We became fast friends from that moment on. Our teacher was Mrs. Angel. I recall that she was blonde and tall with very high hair — but maybe that is just from my child’s memory bank. Anyway, I remember she was very sweet to us and her name suited her. I loved my first school with its playground, canteen, swimming pool and “rec” with swings, slides and a roundabout across the street. The school was close to our village and my house on the High Street. Isabel, I called her Ibby from very early on, became a regular play mate at the house and I at hers. Her house was the best ever — a farm, no less, the place of my dreams. It had cows, a border collie called Susie and a pony called Blackie. All of my very favorite things. We would play in her father’s haystack, walk the dog and horse around the lanes, play in streams, looking for treasure, eat blackberries (sometimes take some home squished in our pockets to the delight of her mother), and whizz around the old farm house, playing hide and seek and imaginary games. Teas were also an especially fabulous event in her house, as her mother baked lovely cakes and I could have some of each if I wanted, no questions asked. She told me that my mother introduced her to pasta way back when and she thought it was so exotic. This was a charmed childhood we shared.

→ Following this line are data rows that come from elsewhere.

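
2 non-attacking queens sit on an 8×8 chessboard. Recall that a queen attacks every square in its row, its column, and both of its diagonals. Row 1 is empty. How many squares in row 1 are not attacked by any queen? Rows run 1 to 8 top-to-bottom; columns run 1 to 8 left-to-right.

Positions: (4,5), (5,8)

(4,5) attacks row 1 at column 5 and diagonals 2, 8.
(5,8) attacks row 1 at column 8 and diagonals 4.
Attacked columns: {2, 4, 5, 8}. Safe: {1, 3, 6, 7}.

4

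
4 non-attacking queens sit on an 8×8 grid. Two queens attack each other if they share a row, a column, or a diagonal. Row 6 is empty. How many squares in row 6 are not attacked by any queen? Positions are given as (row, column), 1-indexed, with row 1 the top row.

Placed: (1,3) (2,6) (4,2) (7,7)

(1,3) attacks row 6 at column 3 and diagonals 8.
(2,6) attacks row 6 at column 6 and diagonals 2.
(4,2) attacks row 6 at column 2 and diagonals 4.
(7,7) attacks row 6 at column 7 and diagonals 6, 8.
Attacked columns: {2, 3, 4, 6, 7, 8}. Safe: {1, 5}.

2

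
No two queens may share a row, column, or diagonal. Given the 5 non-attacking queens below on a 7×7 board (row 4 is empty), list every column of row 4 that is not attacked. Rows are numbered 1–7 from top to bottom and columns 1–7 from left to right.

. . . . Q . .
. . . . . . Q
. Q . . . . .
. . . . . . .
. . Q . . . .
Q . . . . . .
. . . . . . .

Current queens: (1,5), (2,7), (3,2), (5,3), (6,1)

(1,5) attacks row 4 at column 5 and diagonals 2.
(2,7) attacks row 4 at column 7 and diagonals 5.
(3,2) attacks row 4 at column 2 and diagonals 1, 3.
(5,3) attacks row 4 at column 3 and diagonals 2, 4.
(6,1) attacks row 4 at column 1 and diagonals 3.
Attacked columns: {1, 2, 3, 4, 5, 7}. Safe: {6}.

columns 6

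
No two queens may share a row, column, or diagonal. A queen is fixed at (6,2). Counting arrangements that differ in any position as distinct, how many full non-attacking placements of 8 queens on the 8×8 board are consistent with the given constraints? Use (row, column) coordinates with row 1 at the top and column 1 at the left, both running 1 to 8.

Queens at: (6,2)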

Even when I went away to boarding school, we still stayed in touch, mostly by long letters and visits over the holidays. She was a frequent visitor to our cottage by the sea on the East Coast with lovely days spent lying on the beach, splashing in the water, running amok in that small fishing town we loved so much. In and out of our cottage and the house next door without a care in the world.
Then we grew up some more and I went to high school in London, while she stayed in the countryside. We saw each other less then, as life stuff got in the way. I went to her wedding in the countryside, which was a gorgeous affair. She came to mine in London. And then I left for America and the communications slowed. This is inevitable, when you are living such different lives on other land masses.
Then, one day, a few years down the line, I thought about her and her family and I realized I wanted to be in touch again. I sent a letter to her mother, not really knowing where anyone might be. I addressed the letter to her Mum c/o the old village where we both used to live. I received, in return, a lovely gushy letter through the post, so happy that I had tracked them down again.
And so began the next stage of our lives. We visited her and her family with three children in the countryside of England and she visited us at our rented beach house at the town where we had enjoyed the holidays of our youth. “I must come over to America at some point,” she said. People say that and I tell them they must too, but then they don’t. It is quite a way to travel and especially if you have a bunch of kids in the house. “I’m thinking about coming,” she said, now through the much easier method of email. Long gone the letter writing skills of yester-year. “Sure, no problem,” I reply, still not thinking she would come. Then she got serious and sent over some possible dates. Her youngest was going to be graduating school and she wanted to bring her over too. And so the plan was put in place and they arrived in California for a week at my home. We had a fabulous time together, exploring the beauty of the Bay, the gorgeous countryside around my home; plus she got to indulge in plenty of dog action, since they don’t have their own at home and decent Mexican food … ditto.
Since I have now lived for 30 years on this land mass, there are not many people I have taken forward with me from my old life in the UK. But, in my mid-50’s now, I think the ones I have currently in my life will stay. The ease of communications now facilitates a quick email or text here and there, an odd photo, a brief catch up of where we are all finding ourselves. There is really no reason that we should ever lose touch again.
“Your Mum would love it that you made it all the way over here to my house,” I told her. (Her Mum passed away a few years ago.) “Oh yes, she would”, she replied wistfully. And there we had it. The years had meshed such an intertwined basket weave of connections and memories that we shall likely stay connected from now on, no matter what the wiles of time nor the busyness of all our lives. Thank you, Ibby and Maddie, for coming to stay.